I was at PHP London on Friday so it’s time to get writing again …
What caught my interest initially about the day was the opening talk on Enterprise PHP; as I work with Enterprise Java, which tends to be a heavyweight development approach, I’ve been giving a fair amount of thought to what comes next … is it Ruby on Rails, JRuby on Rails, Django and Jython, Groovy? Too many to choose from. I’ve started with PHP (keeping one eye on JRuby) because I think it’s hard to beat for getting going quickly and it’s mature. With PHP5’s OO support it is now gaining credibility as a “proper” language … also the syntax makes it easy for Java developers to pick up.
So it turns out that Enterprise PHP development is going on outside of Yahoo!, and Ivo Jansch from ibuildings described a familiar Software Development Lifecycle. Because of a clash with the PHP frameworks comparison, I couldn’t attend the later talk on IBM’s Project Zero, but this is an intriguing mix of Java and PHP technologies which might interest some Java development shops.
Marcus Bointon gave an accomplished talk about the intracies and subtleties of handling mail. Marcus is the architect for smartmessages.net, which handles 1M legitimate e-mail messages per day. Unfortunately, book publishers have so far been less than keen for him to share his experience with others. Key points from Marcus’s talks:
- Don’t use mail() – if you do you’re probably doing the hard stuff yourself; better to use one of available libraries
- Both PHPMailer and Zend_Mail are decent options (Marcus does support for the former)
- ezComponents “tries to do everything”, and has a deeper notion of MIME so can do arbitrary nesting
- Alexandria from OmniTI keeps it simple, and has a unique feature of supporting asynchronous SMTP queueing thorugh a PHP extension
- If you’re sending to one message to one recipient, use the To: field, but don’t include more than one recipient; for multiple recipients use the Bcc: field, and set the To: field to something sensible (e.g. sender’s address)

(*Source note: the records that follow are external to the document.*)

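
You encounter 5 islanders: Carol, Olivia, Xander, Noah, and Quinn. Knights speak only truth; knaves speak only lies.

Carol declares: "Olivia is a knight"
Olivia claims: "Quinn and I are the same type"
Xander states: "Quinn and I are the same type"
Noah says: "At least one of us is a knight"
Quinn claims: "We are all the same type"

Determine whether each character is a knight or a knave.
Carol is a knight.
Olivia is a knight.
Xander is a knight.
Noah is a knight.
Quinn is a knight.

Verification:
- Carol (knight) says "Olivia is a knight" - this is TRUE because Olivia is a knight.
- Olivia (knight) says "Quinn and I are the same type" - this is TRUE because Olivia is a knight and Quinn is a knight.
- Xander (knight) says "Quinn and I are the same type" - this is TRUE because Xander is a knight and Quinn is a knight.
- Noah (knight) says "At least one of us is a knight" - this is TRUE because Carol, Olivia, Xander, Noah, and Quinn are knights.
- Quinn (knight) says "We are all the same type" - this is TRUE because Carol, Olivia, Xander, Noah, and Quinn are knights.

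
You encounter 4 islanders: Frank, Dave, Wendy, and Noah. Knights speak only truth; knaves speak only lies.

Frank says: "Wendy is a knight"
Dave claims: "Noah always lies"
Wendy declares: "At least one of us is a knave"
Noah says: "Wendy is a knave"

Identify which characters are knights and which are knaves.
Frank is a knight.
Dave is a knight.
Wendy is a knight.
Noah is a knave.

Verification:
- Frank (knight) says "Wendy is a knight" - this is TRUE because Wendy is a knight.
- Dave (knight) says "Noah always lies" - this is TRUE because Noah is a knave.
- Wendy (knight) says "At least one of us is a knave" - this is TRUE because Noah is a knave.
- Noah (knave) says "Wendy is a knave" - this is FALSE (a lie) because Wendy is a knight.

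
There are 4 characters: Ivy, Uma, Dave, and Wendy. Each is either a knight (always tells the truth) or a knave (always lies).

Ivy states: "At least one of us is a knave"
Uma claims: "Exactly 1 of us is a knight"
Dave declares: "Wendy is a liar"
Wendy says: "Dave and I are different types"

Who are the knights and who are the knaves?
Ivy is a knight.
Uma is a knave.
Dave is a knave.
Wendy is a knight.

Verification:
- Ivy (knight) says "At least one of us is a knave" - this is TRUE because Uma and Dave are knaves.
- Uma (knave) says "Exactly 1 of us is a knight" - this is FALSE (a lie) because there are 2 knights.
- Dave (knave) says "Wendy is a liar" - this is FALSE (a lie) because Wendy is a knight.
- Wendy (knight) says "Dave and I are different types" - this is TRUE because Wendy is a knight and Dave is a knave.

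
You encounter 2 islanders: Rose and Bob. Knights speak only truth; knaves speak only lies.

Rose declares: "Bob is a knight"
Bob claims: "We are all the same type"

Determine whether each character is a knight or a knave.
Rose is a knight.
Bob is a knight.

Verification:
- Rose (knight) says "Bob is a knight" - this is TRUE because Bob is a knight.
- Bob (knight) says "We are all the same type" - this is TRUE because Rose and Bob are knights.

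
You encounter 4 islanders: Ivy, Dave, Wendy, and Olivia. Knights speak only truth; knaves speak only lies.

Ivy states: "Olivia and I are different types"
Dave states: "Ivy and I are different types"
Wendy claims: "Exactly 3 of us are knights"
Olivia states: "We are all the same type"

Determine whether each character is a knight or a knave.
Ivy is a knave.
Dave is a knight.
Wendy is a knave.
Olivia is a knave.

Verification:
- Ivy (knave) says "Olivia and I are different types" - this is FALSE (a lie) because Ivy is a knave and Olivia is a knave.
- Dave (knight) says "Ivy and I are different types" - this is TRUE because Dave is a knight and Ivy is a knave.
- Wendy (knave) says "Exactly 3 of us are knights" - this is FALSE (a lie) because there are 1 knights.
- Olivia (knave) says "We are all the same type" - this is FALSE (a lie) because Dave is a knight and Ivy, Wendy, and Olivia are knaves.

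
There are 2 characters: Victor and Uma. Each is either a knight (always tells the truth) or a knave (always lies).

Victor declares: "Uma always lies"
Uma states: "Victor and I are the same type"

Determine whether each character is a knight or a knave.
Victor is a knight.
Uma is a knave.

Verification:
- Victor (knight) says "Uma always lies" - this is TRUE because Uma is a knave.
- Uma (knave) says "Victor and I are the same type" - this is FALSE (a lie) because Uma is a knave and Victor is a knight.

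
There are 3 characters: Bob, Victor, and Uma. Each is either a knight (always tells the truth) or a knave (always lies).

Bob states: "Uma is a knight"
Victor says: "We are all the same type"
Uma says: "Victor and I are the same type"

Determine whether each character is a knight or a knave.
Bob is a knight.
Victor is a knight.
Uma is a knight.

Verification:
- Bob (knight) says "Uma is a knight" - this is TRUE because Uma is a knight.
- Victor (knight) says "We are all the same type" - this is TRUE because Bob, Victor, and Uma are knights.
- Uma (knight) says "Victor and I are the same type" - this is TRUE because Uma is a knight and Victor is a knight.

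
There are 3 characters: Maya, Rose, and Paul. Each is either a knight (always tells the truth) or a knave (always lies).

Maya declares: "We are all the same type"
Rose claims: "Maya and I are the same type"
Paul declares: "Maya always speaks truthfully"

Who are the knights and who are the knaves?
Maya is a knight.
Rose is a knight.
Paul is a knight.

Verification:
- Maya (knight) says "We are all the same type" - this is TRUE because Maya, Rose, and Paul are knights.
- Rose (knight) says "Maya and I are the same type" - this is TRUE because Rose is a knight and Maya is a knight.
- Paul (knight) says "Maya always speaks truthfully" - this is TRUE because Maya is a knight.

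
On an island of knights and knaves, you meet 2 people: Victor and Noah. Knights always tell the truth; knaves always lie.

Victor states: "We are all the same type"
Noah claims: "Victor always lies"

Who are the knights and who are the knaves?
Victor is a knave.
Noah is a knight.

Verification:
- Victor (knave) says "We are all the same type" - this is FALSE (a lie) because Noah is a knight and Victor is a knave.
- Noah (knight) says "Victor always lies" - this is TRUE because Victor is a knave.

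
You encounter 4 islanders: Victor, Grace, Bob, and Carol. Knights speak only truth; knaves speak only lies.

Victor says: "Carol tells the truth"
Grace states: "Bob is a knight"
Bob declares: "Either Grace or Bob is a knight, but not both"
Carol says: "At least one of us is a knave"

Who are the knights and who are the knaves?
Victor is a knight.
Grace is a knave.
Bob is a knave.
Carol is a knight.

Verification:
- Victor (knight) says "Carol tells the truth" - this is TRUE because Carol is a knight.
- Grace (knave) says "Bob is a knight" - this is FALSE (a lie) because Bob is a knave.
- Bob (knave) says "Either Grace or Bob is a knight, but not both" - this is FALSE (a lie) because Grace is a knave and Bob is a knave.
- Carol (knight) says "At least one of us is a knave" - this is TRUE because Grace and Bob are knaves.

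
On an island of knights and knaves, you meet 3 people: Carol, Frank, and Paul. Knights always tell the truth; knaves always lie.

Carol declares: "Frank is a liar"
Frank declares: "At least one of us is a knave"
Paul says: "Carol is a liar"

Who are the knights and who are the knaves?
Carol is a knave.
Frank is a knight.
Paul is a knight.

Verification:
- Carol (knave) says "Frank is a liar" - this is FALSE (a lie) because Frank is a knight.
- Frank (knight) says "At least one of us is a knave" - this is TRUE because Carol is a knave.
- Paul (knight) says "Carol is a liar" - this is TRUE because Carol is a knave.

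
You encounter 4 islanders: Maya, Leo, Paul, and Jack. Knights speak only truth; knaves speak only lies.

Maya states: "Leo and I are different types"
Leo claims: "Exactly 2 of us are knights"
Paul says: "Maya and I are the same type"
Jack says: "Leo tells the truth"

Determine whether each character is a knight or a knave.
Maya is a knight.
Leo is a knave.
Paul is a knave.
Jack is a knave.

Verification:
- Maya (knight) says "Leo and I are different types" - this is TRUE because Maya is a knight and Leo is a knave.
- Leo (knave) says "Exactly 2 of us are knights" - this is FALSE (a lie) because there are 1 knights.
- Paul (knave) says "Maya and I are the same type" - this is FALSE (a lie) because Paul is a knave and Maya is a knight.
- Jack (knave) says "Leo tells the truth" - this is FALSE (a lie) because Leo is a knave.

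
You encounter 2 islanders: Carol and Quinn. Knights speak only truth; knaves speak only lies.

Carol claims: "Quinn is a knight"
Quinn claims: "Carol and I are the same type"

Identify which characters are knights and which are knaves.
Carol is a knight.
Quinn is a knight.

Verification:
- Carol (knight) says "Quinn is a knight" - this is TRUE because Quinn is a knight.
- Quinn (knight) says "Carol and I are the same type" - this is TRUE because Quinn is a knight and Carol is a knight.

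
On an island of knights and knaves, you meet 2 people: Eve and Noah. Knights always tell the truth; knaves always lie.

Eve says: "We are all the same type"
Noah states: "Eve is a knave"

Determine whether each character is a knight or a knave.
Eve is a knave.
Noah is a knight.

Verification:
- Eve (knave) says "We are all the same type" - this is FALSE (a lie) because Noah is a knight and Eve is a knave.
- Noah (knight) says "Eve is a knave" - this is TRUE because Eve is a knave.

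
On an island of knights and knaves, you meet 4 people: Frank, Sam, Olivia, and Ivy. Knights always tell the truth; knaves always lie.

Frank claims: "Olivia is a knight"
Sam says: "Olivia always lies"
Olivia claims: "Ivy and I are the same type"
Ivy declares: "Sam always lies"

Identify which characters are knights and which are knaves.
Frank is a knight.
Sam is a knave.
Olivia is a knight.
Ivy is a knight.

Verification:
- Frank (knight) says "Olivia is a knight" - this is TRUE because Olivia is a knight.
- Sam (knave) says "Olivia always lies" - this is FALSE (a lie) because Olivia is a knight.
- Olivia (knight) says "Ivy and I are the same type" - this is TRUE because Olivia is a knight and Ivy is a knight.
- Ivy (knight) says "Sam always lies" - this is TRUE because Sam is a knave.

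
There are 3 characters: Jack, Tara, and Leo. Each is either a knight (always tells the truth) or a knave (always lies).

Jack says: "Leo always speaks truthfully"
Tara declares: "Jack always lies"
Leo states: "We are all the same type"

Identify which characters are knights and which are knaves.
Jack is a knave.
Tara is a knight.
Leo is a knave.

Verification:
- Jack (knave) says "Leo always speaks truthfully" - this is FALSE (a lie) because Leo is a knave.
- Tara (knight) says "Jack always lies" - this is TRUE because Jack is a knave.
- Leo (knave) says "We are all the same type" - this is FALSE (a lie) because Tara is a knight and Jack and Leo are knaves.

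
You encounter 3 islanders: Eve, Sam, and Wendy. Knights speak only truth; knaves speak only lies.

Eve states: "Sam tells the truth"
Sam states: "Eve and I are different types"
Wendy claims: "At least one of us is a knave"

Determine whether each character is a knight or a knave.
Eve is a knave.
Sam is a knave.
Wendy is a knight.

Verification:
- Eve (knave) says "Sam tells the truth" - this is FALSE (a lie) because Sam is a knave.
- Sam (knave) says "Eve and I are different types" - this is FALSE (a lie) because Sam is a knave and Eve is a knave.
- Wendy (knight) says "At least one of us is a knave" - this is TRUE because Eve and Sam are knaves.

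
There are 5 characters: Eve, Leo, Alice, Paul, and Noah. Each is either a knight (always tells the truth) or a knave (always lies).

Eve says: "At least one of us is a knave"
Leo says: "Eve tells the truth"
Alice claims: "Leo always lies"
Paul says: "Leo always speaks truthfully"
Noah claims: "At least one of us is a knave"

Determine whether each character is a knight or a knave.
Eve is a knight.
Leo is a knight.
Alice is a knave.
Paul is a knight.
Noah is a knight.

Verification:
- Eve (knight) says "At least one of us is a knave" - this is TRUE because Alice is a knave.
- Leo (knight) says "Eve tells the truth" - this is TRUE because Eve is a knight.
- Alice (knave) says "Leo always lies" - this is FALSE (a lie) because Leo is a knight.
- Paul (knight) says "Leo always speaks truthfully" - this is TRUE because Leo is a knight.
- Noah (knight) says "At least one of us is a knave" - this is TRUE because Alice is a knave.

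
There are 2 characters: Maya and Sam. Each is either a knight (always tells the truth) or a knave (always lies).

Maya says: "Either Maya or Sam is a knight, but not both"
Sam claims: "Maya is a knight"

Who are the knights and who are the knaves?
Maya is a knave.
Sam is a knave.

Verification:
- Maya (knave) says "Either Maya or Sam is a knight, but not both" - this is FALSE (a lie) because Maya is a knave and Sam is a knave.
- Sam (knave) says "Maya is a knight" - this is FALSE (a lie) because Maya is a knave.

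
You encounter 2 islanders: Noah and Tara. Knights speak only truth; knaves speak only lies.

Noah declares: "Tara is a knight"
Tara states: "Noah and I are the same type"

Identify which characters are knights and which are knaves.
Noah is a knight.
Tara is a knight.

Verification:
- Noah (knight) says "Tara is a knight" - this is TRUE because Tara is a knight.
- Tara (knight) says "Noah and I are the same type" - this is TRUE because Tara is a knight and Noah is a knight.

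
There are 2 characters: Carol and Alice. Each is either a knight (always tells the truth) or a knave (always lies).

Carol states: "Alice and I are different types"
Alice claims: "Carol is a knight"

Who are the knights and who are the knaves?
Carol is a knave.
Alice is a knave.

Verification:
- Carol (knave) says "Alice and I are different types" - this is FALSE (a lie) because Carol is a knave and Alice is a knave.
- Alice (knave) says "Carol is a knight" - this is FALSE (a lie) because Carol is a knave.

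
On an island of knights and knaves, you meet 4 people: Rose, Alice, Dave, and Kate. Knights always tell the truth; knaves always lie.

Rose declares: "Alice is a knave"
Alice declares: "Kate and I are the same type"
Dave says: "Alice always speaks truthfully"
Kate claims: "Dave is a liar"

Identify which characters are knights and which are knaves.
Rose is a knight.
Alice is a knave.
Dave is a knave.
Kate is a knight.

Verification:
- Rose (knight) says "Alice is a knave" - this is TRUE because Alice is a knave.
- Alice (knave) says "Kate and I are the same type" - this is FALSE (a lie) because Alice is a knave and Kate is a knight.
- Dave (knave) says "Alice always speaks truthfully" - this is FALSE (a lie) because Alice is a knave.
- Kate (knight) says "Dave is a liar" - this is TRUE because Dave is a knave.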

- Most regexes reject some valid e-mail addresses: this Linux Journal article, and E-mail validator can help you to get it right
- Use VERP for handling bounces
The consensus seemed to be that Symfony is a relatively heavyweight framework, and difficult to pick up quickly, but is supported by Yahoo. Zend’s main advantages are the company behind it, and that you can pick and choose which bits you want to use (and mix with other libraries), which will allow organisations to adopt it gradually. CodeIgniter is small, fast and simple to use … great for mashups but may not be so appropriate for enterprise use; there was also some discussion on its longeivity.
Derek Rethans delivered the wrap-up keynote, and covered a wide range of areas which left me with a few things to look at, including Suhosin and the Xdebug extension for code coverage analysis when unit testing.
Overall it was a worthwhile day away from the office, with some enjoyable speakers and the food was pretty decent too.